One of the main elements of With the People from the Bridge is the performance. Where Z213: Exit was a mix of poetry and fragmented prose, this one feels more like drama, with the protagonist effectively present at the performance of a compelling play in the darkness of the tunnel under the bridge. The experience is enhanced by the chants of the narrator and a chorus of women linking the sections together. Even the comments between the speeches, taking us back to the protagonist, appear to be used as stage directions. Throw in the use of several ‘props’ (a TV, an old car, a cassette recorder), and the scene is set for an impressive drama.

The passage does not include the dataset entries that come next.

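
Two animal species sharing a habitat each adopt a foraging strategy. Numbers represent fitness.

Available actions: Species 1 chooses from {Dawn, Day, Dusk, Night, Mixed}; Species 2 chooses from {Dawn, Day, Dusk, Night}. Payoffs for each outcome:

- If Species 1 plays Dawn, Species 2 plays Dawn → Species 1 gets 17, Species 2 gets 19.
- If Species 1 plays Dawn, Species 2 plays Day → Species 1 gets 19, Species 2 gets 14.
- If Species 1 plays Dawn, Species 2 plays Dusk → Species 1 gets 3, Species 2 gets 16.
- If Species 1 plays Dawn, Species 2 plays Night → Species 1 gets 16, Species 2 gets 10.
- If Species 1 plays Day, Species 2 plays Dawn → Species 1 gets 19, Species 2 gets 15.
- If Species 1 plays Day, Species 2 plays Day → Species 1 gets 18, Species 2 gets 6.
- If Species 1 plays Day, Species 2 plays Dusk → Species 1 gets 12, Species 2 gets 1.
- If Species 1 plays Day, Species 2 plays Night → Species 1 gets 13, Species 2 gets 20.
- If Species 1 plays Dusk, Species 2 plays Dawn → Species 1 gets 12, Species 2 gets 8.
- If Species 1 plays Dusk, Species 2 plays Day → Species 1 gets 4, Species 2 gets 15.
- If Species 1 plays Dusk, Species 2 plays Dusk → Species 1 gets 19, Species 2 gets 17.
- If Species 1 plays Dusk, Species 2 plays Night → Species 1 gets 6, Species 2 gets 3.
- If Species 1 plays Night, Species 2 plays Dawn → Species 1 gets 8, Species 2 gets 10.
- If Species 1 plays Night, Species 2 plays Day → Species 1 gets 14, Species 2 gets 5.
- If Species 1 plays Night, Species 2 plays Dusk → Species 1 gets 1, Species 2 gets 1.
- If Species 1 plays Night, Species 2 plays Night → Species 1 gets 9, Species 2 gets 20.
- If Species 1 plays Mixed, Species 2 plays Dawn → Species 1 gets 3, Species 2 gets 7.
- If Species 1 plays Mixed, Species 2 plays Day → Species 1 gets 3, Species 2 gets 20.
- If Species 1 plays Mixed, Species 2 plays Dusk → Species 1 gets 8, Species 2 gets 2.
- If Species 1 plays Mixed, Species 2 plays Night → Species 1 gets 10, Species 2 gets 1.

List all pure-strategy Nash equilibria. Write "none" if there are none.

The unique pure-strategy Nash equilibrium is (Dusk, Dusk).

Check each profile: it is a Nash equilibrium iff no player can strictly gain by switching unilaterally.
(Dawn, Dawn): Species 1 can switch to Day (17 → 19). Not NE.
(Dawn, Day): Species 2 can switch to Dawn (14 → 19). Not NE.
(Dawn, Dusk): Species 1 can switch to Day (3 → 12). Not NE.
(Dawn, Night): Species 2 can switch to Dawn (10 → 19). Not NE.
(Day, Dawn): Species 2 can switch to Night (15 → 20). Not NE.
(Day, Day): Species 1 can switch to Dawn (18 → 19). Not NE.
(Day, Dusk): Species 1 can switch to Dusk (12 → 19). Not NE.
(Day, Night): Species 1 can switch to Dawn (13 → 16). Not NE.
(Dusk, Dawn): Species 1 can switch to Dawn (12 → 17). Not NE.
(Dusk, Day): Species 1 can switch to Dawn (4 → 19). Not NE.
(Dusk, Dusk): Species 1 gets 19, best alternative 12; Species 2 gets 17, best alternative 15. No profitable deviation — NE.
(The remaining 9 profiles each have a profitable deviation by the same check.)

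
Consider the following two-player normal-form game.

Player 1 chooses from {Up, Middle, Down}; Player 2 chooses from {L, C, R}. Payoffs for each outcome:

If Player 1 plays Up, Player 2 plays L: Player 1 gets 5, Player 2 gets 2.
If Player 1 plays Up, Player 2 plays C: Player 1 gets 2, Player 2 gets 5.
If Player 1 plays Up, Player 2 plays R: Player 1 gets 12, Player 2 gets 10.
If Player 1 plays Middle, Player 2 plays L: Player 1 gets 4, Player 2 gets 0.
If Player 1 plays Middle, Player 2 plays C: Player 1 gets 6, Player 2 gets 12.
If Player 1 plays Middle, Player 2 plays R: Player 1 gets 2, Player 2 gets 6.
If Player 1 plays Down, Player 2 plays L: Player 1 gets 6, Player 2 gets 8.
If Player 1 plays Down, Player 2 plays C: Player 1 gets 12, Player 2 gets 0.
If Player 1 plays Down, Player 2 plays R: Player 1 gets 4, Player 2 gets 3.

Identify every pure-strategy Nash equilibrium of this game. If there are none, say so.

Player 1 against L: payoffs 5, 4, 6 → best response Down.
Player 1 against C: payoffs 2, 6, 12 → best response Down.
Player 1 against R: payoffs 12, 2, 4 → best response Up.
Player 2 against Up: payoffs 2, 5, 10 → best response R.
Player 2 against Middle: payoffs 0, 12, 6 → best response C.
Player 2 against Down: payoffs 8, 0, 3 → best response L.
Mutual best responses: (Up, R); (Down, L).

Pure-strategy Nash equilibria: (Up, R); (Down, L)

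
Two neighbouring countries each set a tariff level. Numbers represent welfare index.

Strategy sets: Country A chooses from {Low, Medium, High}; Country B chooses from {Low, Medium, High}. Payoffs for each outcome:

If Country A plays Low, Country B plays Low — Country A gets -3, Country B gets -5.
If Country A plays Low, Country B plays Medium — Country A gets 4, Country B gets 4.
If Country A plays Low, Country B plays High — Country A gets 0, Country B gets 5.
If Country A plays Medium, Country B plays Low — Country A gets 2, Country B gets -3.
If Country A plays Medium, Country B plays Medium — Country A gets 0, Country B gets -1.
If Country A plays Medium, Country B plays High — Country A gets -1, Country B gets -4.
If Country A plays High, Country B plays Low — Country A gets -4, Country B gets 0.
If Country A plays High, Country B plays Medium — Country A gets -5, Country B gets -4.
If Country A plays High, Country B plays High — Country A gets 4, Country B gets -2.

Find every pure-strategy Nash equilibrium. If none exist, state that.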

The story described in the play is compelling in itself, with its setting in an eerie place of darkness. There’s a sense that we’re trapped inside a building, possibly hiding from someone. There’s mention of others coming in and out, checking on the woman by uncovering her, while in the outside world, there are hints of people seeking the protagonists out, and getting ever closer.
The core of the story comes from LG and NCTV, with their differing viewpoints told in a number of ways. While the man usually sticks to reading from his notes, the voice of the woman can appear from several directions: on a recording, from the car and often on the TV screen. The two voices are closely connected and at one point even overlap:
Their voices alternating, and for a while one overlaying the other each in turn
She was face down inside. Why
Now I remember. Same every time
The body in two, the light on her belly
Same bed. Same room
No nails. One hand. On the other
Helped me to turn over. Cleaned me
Yes. New skin on the other. (p.43)
Towards the end of the piece, both disappear inside the car, which comes to represent the hiding place described in their story.
With the People from the Bridge is an impressive, powerful work that seems to be defying the reader to uncover its secrets. The central idea of a man hiding a woman from danger and constantly checking on her to reassure himself that she’s alright initially suggested a war-time setting (an idea that also came up during Z213: Exit). The truth, though (if there is one), is rather different, as a quick look at the book’s (surprisingly in-depth) Wikipedia page shows – it appears that there’s a rather darker background to the story. In truth, I suspect it’s almost better not to know too much about this backstory. By withholding information, Lyacos’ and Sullivan’s text, sparse and menacing, challenges the reader to create their own story, and the book is all the better for it.
The second part of the trilogy makes for another intriguing reading experience, a book that would certainly stand up to a reread. Better yet, this is a story that would probably be best enjoyed on the stage, as its multimedia approach and the contrast between the story being told and the eerie setting of its telling seem made for a live performance. In any case, having made it through the second of our three ‘punishments’, I’m looking forward to seeing what Lyacos has in store for us in the final instalment of the trilogy. I do wonder how the last part will connect with the first two, and whether it can measure up to its impressive predecessors.